Between 1968 and 1973 David Tudor’s Rainforest work created sculptural sound environments utilizing custom electronic instruments of his own design:
“My piece, “Rainforest IV”, was developed from ideas I had as early as 1965. The basic notion, which is a technical one, was the idea that the loudspeaker should have a voice which was unique and not just an instrument of reproduction, but as an instrument unto itself. an offer came, which didn’t get realized, but I was asked to make a proposal for a park in Washington. The ideas was to have a sounding outdoor sculpture, so my mind began turning around. I thought, ‘wouldn’t it be wonderful if each sculpture sounded completely different from the other and the whole could be run by one machine which could be like a commutator.’
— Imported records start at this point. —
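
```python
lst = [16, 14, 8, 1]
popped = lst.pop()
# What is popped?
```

1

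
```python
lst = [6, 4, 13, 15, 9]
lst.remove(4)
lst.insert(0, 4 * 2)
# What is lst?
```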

I eventually acquired some devices called audio transducers. They were first developed for the US Navy because they needed a device which could sound above and under the water simultaneously. I went to see the manufacturer of these devices and they gave me several samples. They later produced a commercial version. I had them in 1968 when MC asked me for a dance score and I decided that I would try to do the sounding sculpture on a very small scale. I took these transducers and attached them to very small objects and then programmed them with signals from sound generators. The sound they produced was then picked up by phono cartridges and then sent to a large speaker system. Several different versions of this piece were produced.